Collier Nigel, Takeuchi Koichi
National Institute of Informatics, 2-1-2 Hitotsubashi, Chiyoda-ku, Tokyo 101-8430, Japan.
J Biomed Inform. 2004 Dec;37(6):423-35. doi: 10.1016/j.jbi.2004.08.008.
The immense volume of data which is now available from experiments in molecular biology has led to an explosion in reported results most of which are available only in unstructured text format. For this reason there has been great interest in the task of text mining to aid in fact extraction, document screening, citation analysis, and linkage with large gene and gene-product databases. In particular there has been an intensive investigation into the named entity (NE) task as a core technology in all of these tasks which has been driven by the availability of high volume training sets such as the GENIA v3.02 corpus. Despite such large training sets accuracy for biology NE has proven to be consistently far below the high levels of performance in the news domain where F scores above 90 are commonly reported which can be considered near to human performance.
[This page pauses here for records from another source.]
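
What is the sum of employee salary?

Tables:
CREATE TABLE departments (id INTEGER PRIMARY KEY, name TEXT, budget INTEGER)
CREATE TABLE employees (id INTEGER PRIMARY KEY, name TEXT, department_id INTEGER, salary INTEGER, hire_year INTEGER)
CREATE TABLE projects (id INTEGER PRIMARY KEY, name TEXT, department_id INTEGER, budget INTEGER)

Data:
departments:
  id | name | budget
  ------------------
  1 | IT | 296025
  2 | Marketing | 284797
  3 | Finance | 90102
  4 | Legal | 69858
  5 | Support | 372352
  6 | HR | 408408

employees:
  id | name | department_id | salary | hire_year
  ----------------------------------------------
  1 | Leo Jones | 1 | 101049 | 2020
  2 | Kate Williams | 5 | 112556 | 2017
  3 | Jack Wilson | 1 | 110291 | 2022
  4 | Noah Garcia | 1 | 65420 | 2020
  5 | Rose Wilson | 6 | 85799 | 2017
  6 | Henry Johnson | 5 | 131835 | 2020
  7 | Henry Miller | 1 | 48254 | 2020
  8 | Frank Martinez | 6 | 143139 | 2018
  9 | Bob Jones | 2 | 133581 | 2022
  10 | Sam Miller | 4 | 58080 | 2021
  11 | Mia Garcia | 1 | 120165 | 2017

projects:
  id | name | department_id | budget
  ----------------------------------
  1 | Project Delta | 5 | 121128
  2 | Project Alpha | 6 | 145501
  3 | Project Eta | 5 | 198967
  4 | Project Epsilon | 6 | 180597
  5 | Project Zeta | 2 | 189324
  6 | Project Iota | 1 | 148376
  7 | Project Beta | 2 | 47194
SELECT SUM(salary) FROM employees

Execution result:
1110169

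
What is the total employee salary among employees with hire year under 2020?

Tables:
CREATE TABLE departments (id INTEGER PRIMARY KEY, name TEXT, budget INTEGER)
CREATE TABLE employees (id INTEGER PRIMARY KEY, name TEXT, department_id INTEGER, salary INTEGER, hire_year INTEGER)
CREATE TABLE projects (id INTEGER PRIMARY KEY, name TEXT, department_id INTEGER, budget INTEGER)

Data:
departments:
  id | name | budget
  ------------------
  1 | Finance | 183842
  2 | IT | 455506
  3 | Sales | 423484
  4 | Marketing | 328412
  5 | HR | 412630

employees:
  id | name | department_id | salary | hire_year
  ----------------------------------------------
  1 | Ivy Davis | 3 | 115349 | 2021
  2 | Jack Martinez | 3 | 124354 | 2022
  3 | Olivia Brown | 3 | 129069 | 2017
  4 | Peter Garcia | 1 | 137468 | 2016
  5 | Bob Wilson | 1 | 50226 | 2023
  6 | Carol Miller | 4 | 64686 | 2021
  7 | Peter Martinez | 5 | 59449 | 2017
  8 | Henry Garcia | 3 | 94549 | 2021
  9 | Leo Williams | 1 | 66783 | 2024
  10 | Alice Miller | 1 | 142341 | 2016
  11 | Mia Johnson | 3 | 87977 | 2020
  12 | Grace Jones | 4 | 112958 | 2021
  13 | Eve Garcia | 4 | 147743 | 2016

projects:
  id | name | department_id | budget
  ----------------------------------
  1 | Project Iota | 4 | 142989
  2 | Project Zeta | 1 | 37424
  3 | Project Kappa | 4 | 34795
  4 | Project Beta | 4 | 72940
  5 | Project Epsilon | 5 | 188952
SELECT SUM(salary) FROM employees WHERE hire_year < 2020

Execution result:
616070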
We argue that it is crucial that more rigorous analysis of the factors that contribute to the model's performance be applied to discover where the underlying limitations are and what our future research direction should be. Our investigation in this paper reports on variations of two widely used feature types, part of speech (POS) tags and character-level orthographic features, and makes a comparison of how these variations influence performance. We base our experiments on a proven state-of-the-art model, support vector machines using a high quality subset of 100 annotated MEDLINE abstracts. Experiments reveal that the best performing features are orthographic features with F score of 72.6. Although the Brill tagger trained in-domain on the GENIA v3.02p POS corpus gives the best overall performance of any POS tagger, at an F score of 68.6, this is still significantly below the orthographic features. In combination these two features types appear to interfere with each other and degrade performance slightly to an F score of 72.3.
如今,分子生物学实验产生了海量数据,这导致报告结果呈爆发式增长,其中大部分结果仅以非结构化文本格式存在。因此,文本挖掘任务备受关注,它有助于事实提取、文档筛选、引文分析以及与大型基因和基因产物数据库的关联。特别是,作为所有这些任务的核心技术,命名实体(NE)任务受到了深入研究,这是由大量训练集(如GENIA v3.02语料库)的可用性推动的。尽管有如此大的训练集,但事实证明,生物学NE的准确率一直远低于新闻领域的高水平表现,新闻领域通常报告F分数高于90,这可被视为接近人类表现。我们认为,至关重要的是,要对影响模型性能的因素进行更严格的分析,以发现潜在的局限性所在以及我们未来的研究方向应该是什么。我们在本文中的研究报告了两种广泛使用的特征类型(词性(POS)标签和字符级拼写特征)的变化,并比较了这些变化如何影响性能。我们的实验基于一个经过验证的先进模型,即使用100篇带注释的MEDLINE摘要的高质量子集的支持向量机。实验表明,表现最佳的特征是拼写特征,F分数为72.6。尽管在GENIA v3.02p POS语料库上进行领域内训练的Brill标注器在所有POS标注器中总体性能最佳,F分数为68.6,但这仍明显低于拼写特征。这两种特征类型结合起来似乎会相互干扰,性能略有下降,F分数为72.3。